Keberadaanku sudah di luar pagar. Aku tidak tahu akan kemana. Aku tidak mau membuat khawatir Bapak dan Ibu. Aku pun takut untuk memasuki rumah Mama Nia lagi. Aku tidak mau bertemu anak sulungnya. Aku terlalu pengecut. Yang salah aku, yang kujadikan korban keluarga mereka. Sepengecut itu memang.

Ibu tiba–tiba mendekap kedua bahuku seraya berkata, “Ibu minta maaf, Laras.” Dan  perasaanku bertambah sakit. Tidak tahu mengapa seperti ini. Ada nyeri yang belum bisa kuhilangkan, mungkin?

“Ibu, Bapak, Nia, dan Sandi memang sengaja merencanakan panggilan itu. Bukan bermaksud apa–apa, Ibu hanya ingin kamu bertemu Nia, teman lama Ibu, tanpa gangguan apa pun. Cuma itu. Karena sulit sekali jujur padamu setelah Ibu tahu nama anak sulung Nia. Sudah lama Ibu memikirkan cara–cara agar kamu tidak merasa seperti sekarang ini, Laras, dan hanya ini yang sempat Ibu pikirkan. Tapi, takdir memang harus melakukan ini untukmu, Laras, untuk menguji seberapa besar usahamu dalam melupakannya. Kamu sudah dewasa, kamu harus membuka diri menghadapi masa lalu. Kami juga tidak menyangka jadinya malah seperti ini karena Pigo tidak tau menahu. Maaf, Laras, kami salah.”
“Mama yang lebih salah, Laras, Mama tidak memberitahu Pigo. Mama menggampangkan keberadaan Pigo yang malah menimbulkan kekacauan.”

Lihat! Mereka seakan sekongkol untuk membuktikan bahwa kelakuanku kekanak–kanakan, bahwa tindakanku sekarang mengecewakan mereka. Menghancurkan temu kangen mereka yang belum usai. Aku merusak semuanya. Tindakan bocahku, yang diumur seperempat abad ini, seharusnya menghasilkan sesuatu yang membanggakan mereka malah membuat mereka geleng–geleng kepala, kecewa.
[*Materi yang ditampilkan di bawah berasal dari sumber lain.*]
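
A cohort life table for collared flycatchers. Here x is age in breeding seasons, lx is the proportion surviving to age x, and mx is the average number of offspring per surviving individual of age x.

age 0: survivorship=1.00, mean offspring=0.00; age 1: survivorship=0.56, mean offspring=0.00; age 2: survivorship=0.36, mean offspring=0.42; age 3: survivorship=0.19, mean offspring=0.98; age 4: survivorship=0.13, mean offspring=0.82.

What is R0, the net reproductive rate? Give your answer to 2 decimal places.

lx·mx by age: 0, 0, 0.1512, 0.1862, 0.1066
R0 = Σ lx·mx = 0.444 → 0.44

0.44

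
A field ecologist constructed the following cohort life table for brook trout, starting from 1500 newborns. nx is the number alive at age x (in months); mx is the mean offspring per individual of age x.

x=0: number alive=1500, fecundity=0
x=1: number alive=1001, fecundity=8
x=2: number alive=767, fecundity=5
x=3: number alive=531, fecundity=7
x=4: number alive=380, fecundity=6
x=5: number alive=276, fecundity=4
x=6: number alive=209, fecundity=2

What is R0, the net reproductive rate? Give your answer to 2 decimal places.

12.91

lx = nx/n0 = nx/1500: 1, 0.66733…, 0.51133…, 0.354, 0.25333…, 0.184, 0.13933…
lx·mx by age: 0, 5.338667…, 2.556667…, 2.478, 1.52…, 0.736, 0.278667…
R0 = Σ lx·mx = 12.908… → 12.91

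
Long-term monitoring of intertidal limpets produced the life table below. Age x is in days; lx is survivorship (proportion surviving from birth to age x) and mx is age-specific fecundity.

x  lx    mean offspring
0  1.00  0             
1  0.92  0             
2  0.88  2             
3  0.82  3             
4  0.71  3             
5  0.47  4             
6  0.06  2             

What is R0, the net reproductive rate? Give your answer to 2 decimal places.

8.35

lx·mx by age: 0, 0, 1.76, 2.46, 2.13, 1.88, 0.12
R0 = Σ lx·mx = 8.35 → 8.35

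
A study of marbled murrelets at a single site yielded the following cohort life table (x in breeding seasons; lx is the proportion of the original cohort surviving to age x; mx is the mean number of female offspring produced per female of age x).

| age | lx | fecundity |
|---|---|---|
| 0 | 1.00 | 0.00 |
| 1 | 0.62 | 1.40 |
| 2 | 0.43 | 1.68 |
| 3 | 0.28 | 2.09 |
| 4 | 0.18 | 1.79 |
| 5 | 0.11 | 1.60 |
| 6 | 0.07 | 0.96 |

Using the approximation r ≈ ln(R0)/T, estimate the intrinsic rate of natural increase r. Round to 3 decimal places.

0.416

R0 = Σ lx·mx = 0 + 0.868 + 0.7224 + 0.5852 + 0.3222 + 0.176 + 0.0672 = 2.741
Σ x·lx·mx = 6.6404; T = 6.6404/2.741 = 2.42262…
r ≈ ln(R0)/T = ln(2.741)/2.42262… = 0.41621… → 0.416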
Mau bicara apa aku? Tidak ada, atau, tidak bisa?
“Kami tidak memaksa kamu untuk langsung menerima dan memaafkan, Laras. Kami memang tidak merasakan apa yang sedang kamu rasakan, tapi kami peduli sama kamu. Laras juga butuh melupakan. Laras harus bisa merelakan dan mengikhlaskan, kami selalu yakin kamu kuat.” Mama Nia ikut berjongkok di depanku. Aku memilih mendengarkan dan menatap tanah yang tetap sama. “Laras, kami mau membantu kamu untuk keluar dari masalah itu. Tapi kalau kamu belum mau melakukan, usaha ini tidak berarti apa–apa.” Mama Nia mencoba meraih tanganku. Ada sedikit rangkulan yang kudapatkan. Aku seharusnya mengakui, melupakan itu kesulitan, aku belum sanggup dan entah sampai kapan akan seperti ini. Aku seharusnya tahu, sedewasa apa pun tubuh ini, jika perasaan tidak pernah rela meninggalkan apa yang salah, maka percuma. Perbaikan butuh waktu, kalimat itu tidak akan berarti apa–apa. Itu semua hanya kebohongan yang terus dipercayai padahal hati tidak pernah merelakan atau pun membiarkan pergi.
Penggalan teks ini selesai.